The referendum is required because the re-revised Renzi-Boschi constitutional law was approved with less than two-thirds of the votes in the Senate and the Chamber of Deputies. So it’s up to the voters to confirm or kill the reform, to which Renzi has linked his personal fate as prime minister (although lately he has a few steps back). The law on fairness in radio and television information will start monitoring only after the official opening of the electoral campaign on Oct. 20.
Around that date — the deadline set by law is Oct. 15th, but in previous years the government has always gone over — Palazzo Chigi will broadcast the Stability Law from the Chamber of Deputies. Then, we will be able to see what and how many measures Renzi will be able to put in the maneuver in an attempt to climb in the polls.
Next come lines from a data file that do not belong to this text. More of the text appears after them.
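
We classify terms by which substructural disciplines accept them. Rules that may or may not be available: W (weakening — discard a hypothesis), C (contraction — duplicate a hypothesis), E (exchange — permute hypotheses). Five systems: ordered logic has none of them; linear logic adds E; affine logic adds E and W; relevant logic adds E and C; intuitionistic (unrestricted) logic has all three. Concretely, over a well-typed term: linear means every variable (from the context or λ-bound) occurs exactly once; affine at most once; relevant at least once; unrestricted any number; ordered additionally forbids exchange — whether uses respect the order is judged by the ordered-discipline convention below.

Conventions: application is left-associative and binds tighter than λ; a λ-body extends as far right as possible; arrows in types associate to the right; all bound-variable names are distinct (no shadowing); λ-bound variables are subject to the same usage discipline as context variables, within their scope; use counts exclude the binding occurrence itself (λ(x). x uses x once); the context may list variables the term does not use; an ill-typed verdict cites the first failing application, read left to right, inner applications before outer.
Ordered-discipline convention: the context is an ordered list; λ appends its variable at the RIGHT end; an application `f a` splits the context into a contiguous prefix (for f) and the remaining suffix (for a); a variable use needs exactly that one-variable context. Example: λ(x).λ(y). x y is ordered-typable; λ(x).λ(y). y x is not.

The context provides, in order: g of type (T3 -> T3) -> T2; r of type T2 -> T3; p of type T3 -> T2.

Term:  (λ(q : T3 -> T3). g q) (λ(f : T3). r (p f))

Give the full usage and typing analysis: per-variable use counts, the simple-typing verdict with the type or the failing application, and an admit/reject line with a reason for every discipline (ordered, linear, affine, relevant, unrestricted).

counts: g: 1×, r: 1×, p: 1×, q (λ-bound): 1×, f (λ-bound): 1×
uses in reading order: g, q, r, p, f
typing: the term checks, with type T2
ordered: ✓ — g, r, p, q, f: once each, no exchange needed
linear: ✓ — g, r, p, q, f: one use apiece
affine: ✓ — g, r, p, q, f: no repeats, contraction unneeded
relevant: ✓ — at least one use each (g, r, p, q, f)
unrestricted: ✓ — well-typed at T2; no restrictions here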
At the moment, the outlook is bleak, and this made the prime minister overthrow his strategy. First, he announced he wanted the referendum to take place “as soon as possible,” then “Oct. 2” and now he’s chosen the last possible date. The official justification is that the budget package needs to be secured — that is, approved by at least one branch of parliament, the Chamber of Deputies, before an eventual victory of the No overwhelms everything.
But the justification no longer holds, even from the point of view of communications from the prime minister’s office. Since now it is clear that there will be no fallout on the legislature, even in the case the Yes does not win.
As provided by the referendum law, the Council of Ministers had the opportunity to order the referendum as early as Aug. 8, and in that case, the ballots could have been summoned in early October. But by convening the referendum on Dec. 4, Renzi has not only guaranteed the possibility of using the Stability Law for propaganda purposes, he also gave himself three free weeks of heavy campaigning without monitoring (the fairness law can only enter into force 45 days prior to the vote). Evidently, he plans to exploit them fully, and the day after tomorrow, he will start a campaign tour, beginning, of course, from Florence.
If we look at the history of every election (political, administrative, European) or referendum, there is no precedent for elections in December in Italy, with the exception of the second ballot in some big municipalities in 1993 and 1994. The government took a conscious risk that many voters will stay away from the polls.
In the previous two constitutional referenda, the turnout was 34 percent in 2001, when voters attended the ballots to confirm the Title V reform one day at the beginning of October, and 52 percent in 2005. In the later, voters submitted ballots for two days in June and rejected the reform presented by Berlusconi and Bossi. Right now, all the polls give a virtual parity between the Yes and the No, however, there is a large mass of undecided voters.
There will be elections in Austria also on Dec. 4, for the presidential runoff repeatedly postponed. The prime minister’s office must have liked the idea of matching the referendum with that appointment which is already under the European spotlight, because one of the two candidates is an ultra-right nationalist and anti-European leader.
For some time now, Renzi has been pushing the impression that a No victory would push Italy country away from Europe. We have already seen several statements of support for Yes from leaders of allied countries, and we will see more.
As for the “merit” of the reform, Renzi is still firm, even on the issue of what to call it. The way the question will be phrased on the ballot will be misleading for the voter. “Do we want to overcome equal bicameralism, yes or no?” Renzi asked through his widespread e-news a minute after the conclusion of the Council of Ministers on Monday. And again: “Do we want to reduce the number of MPs or not? Do we want to contain the costs of the institutions or not? Do we want to erase the CNEL [National Council of Economics and Labor], yes or no? Do we want to change the relationship between the state and the regions that have caused so many conflicts of jurisdiction, yes or no?”
The elimination of the CNEL is incontestable. As for the rest, the reduction of representatives is very partial; the cost reduction is only in his imagination. The relationship between the state and the regions will remain confused. Despite a strong centralist steering.